No. 3? With the Feb. 25 release of D.J. Hackett, it's third-year man Dwayne Jarrett out of Southern Cal.

Jarrett has hardly had time to build an NFL resume, fighting Hackett for every opportunity he got last season, when he managed just 10 receptions for 118 yards and no touchdowns. Still, it was better than his six-reception, 73-yard rookie campaign.

The prototypical NFL wideout, Jarrett stands at 6'4" and weighs 218 pounds. But in an offense that must seem like one that hardly utilizes the pass—Delhomme threw 414 balls last season in 16 games, while Trojan QB John David Booty threw 436 in 13 games Jarrett's junior season (his last)—Jarrett has yet to put up the kind of numbers many thought he would in the league.

Perhaps with Hackett's release—and the loss of his 13 catches and 181 yards in 2008—Jarrett will put up quasi-respectable numbers in 2009. At least he might get a reception in more than half of the Panthers' games, a feat he couldn't accomplish last season.

The only thing standing in the way? Well, in addition to the offense being run first, it's also a look-to-Smith-second, third, and fourth system. When Delhomme fixes his down-field glare on someone not wearing No. 89, it's usually Muhammad.

So having the quarterback out of the bayou even look his way is an accomplishment in and of itself, not to mention being open.

Did I mention there is another road block for Jarrett in Charlotte?

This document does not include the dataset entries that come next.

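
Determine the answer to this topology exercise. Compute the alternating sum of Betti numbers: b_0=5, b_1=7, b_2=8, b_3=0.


chi = sum_k (-1)^k b_k.
= (5) + (-7) + (8) + (0)
= 6

6


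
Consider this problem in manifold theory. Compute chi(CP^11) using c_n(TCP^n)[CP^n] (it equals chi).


For any closed oriented manifold, <e(TM),[M]> = chi(M).
chi(CP^11) = 11+1 = 12

12


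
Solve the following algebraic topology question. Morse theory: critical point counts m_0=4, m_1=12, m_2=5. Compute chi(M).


Morse theory: chi(M) = sum_k (-1)^k m_k where m_k = #(index-k critical points).
= (4) + (-12) + (5) = -3

-3


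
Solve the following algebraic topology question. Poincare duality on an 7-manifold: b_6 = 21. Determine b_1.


Poincare duality for closed orientable n-manifolds: b_k = b_{n-k}.
Here n = 7, so b_1 = b_6 = 21

21


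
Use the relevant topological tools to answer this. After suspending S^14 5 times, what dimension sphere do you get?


Each suspension raises dimension by 1: Sigma S^n = S^{n+1}.
Sigma^5 S^14 = S^{14+5} = S^19

19


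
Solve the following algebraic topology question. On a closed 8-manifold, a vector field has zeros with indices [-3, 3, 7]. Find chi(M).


Poincare-Hopf: chi(M) = sum of indices of zeros.
chi = (-3) + (3) + (7) = 7

7


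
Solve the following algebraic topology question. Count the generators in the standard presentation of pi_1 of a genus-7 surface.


Standard presentation: pi_1(Sigma_g) = <a_1,b_1,...,a_g,b_g | [a_1,b_1]...[a_g,b_g] = 1>.
Number of generators = 2g = 2*7 = 14

14


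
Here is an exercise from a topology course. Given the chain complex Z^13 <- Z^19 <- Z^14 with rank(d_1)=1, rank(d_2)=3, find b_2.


rank H_k = rank(ker d_k) - rank(im d_{k+1}).
rank(ker d_2) = rank(C_2) - rank(d_2) = 14 - 3 = 11.
rank(im d_{2+1}) = 0.
rank H_2 = 11 - 0 = 11

11


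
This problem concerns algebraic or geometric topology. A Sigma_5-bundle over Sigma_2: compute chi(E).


For a fiber bundle F -> E -> B (with CW structure): chi(E) = chi(B) * chi(F).
chi(Sigma_2) = -2, chi(Sigma_5) = -8.
chi(E) = (-2) * (-8) = 16

16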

Second-year offensive coordinator Jeff Davidson isn't shy about using his backs and tight ends as receivers, leading a running back (DeAngelo Williams) and two tight ends (Jeff King and Dante Rosario) to better receiving years than Jarrett in 2008.

Williams hauled in 22 balls for 121 yards and two touchdowns, with King and Rosario each tallying around 20 receptions and 200 yards. Tailback Jonathan Stewart also nabbed eight receptions for 47 yards.

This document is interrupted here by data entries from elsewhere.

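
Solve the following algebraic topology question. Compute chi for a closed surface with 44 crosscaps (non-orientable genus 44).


For a non-orientable closed surface with k crosscaps: chi = 2 - k.
Here k = 44.
chi = 2 - 44 = -42

-42


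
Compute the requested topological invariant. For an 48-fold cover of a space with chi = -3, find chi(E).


For a finite covering: chi(E) = (number of sheets) * chi(B).
chi(E) = 48 * (-3) = -144

-144


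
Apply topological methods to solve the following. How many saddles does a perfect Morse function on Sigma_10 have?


A perfect Morse function has m_k = b_k.
For Sigma_10: b_0=1, b_1=2g=20, b_2=1.
Saddles m_1 = 2g = 20

20


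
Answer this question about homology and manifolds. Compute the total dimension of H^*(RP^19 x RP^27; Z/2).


dim H^*(RP^n; Z/2) = n+1 (one Z/2 in each degree 0..n).
Total Betti number is multiplicative.
Total = (19+1) * (27+1) = 20 * 28 = 560

560


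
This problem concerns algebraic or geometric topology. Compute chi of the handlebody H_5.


A genus-g handlebody deformation retracts to a wedge of g circles.
chi(vee_g S^1) = 1 - g.
chi(H_5) = 1 - 5 = -4

-4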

Billed a possession receiver in the mold of fellow former-Trojan (and former-Panther) Keyshawn Johnson, Jarrett can't be happy seeing non-wideouts filling that role for Delhomme.

If he is going to impress his ability upon Davidson and Delhomme at any point, it's not going to be able to wait until the regular season. He's going to have to show his ability in training camp and the preseason.

But he won't be alone. Newly acquired Marcus Monk, an NFL novice without a pro stat to his name since being selected in the seventh round by Chicago in 2008, was signed shortly after an impressive pro day at his alma mater, Arkansas. And he isn't about to let this newest NFL opportunity slip through his fingers that easily.

Still, with Monk never setting foot on an NFL field for a regular-season game, it mostly will be King, Rosario, and Williams that Jarrett will be competing with for the looks of Delhomme.

But regardless of whether he convinces Delhomme he is a star ready to shine—he might be, but not in this system and not with the receivers ahead of him—he should have his best year to date. Look for 20-30 receptions and around 300 yards from Williams in 2009, if not more.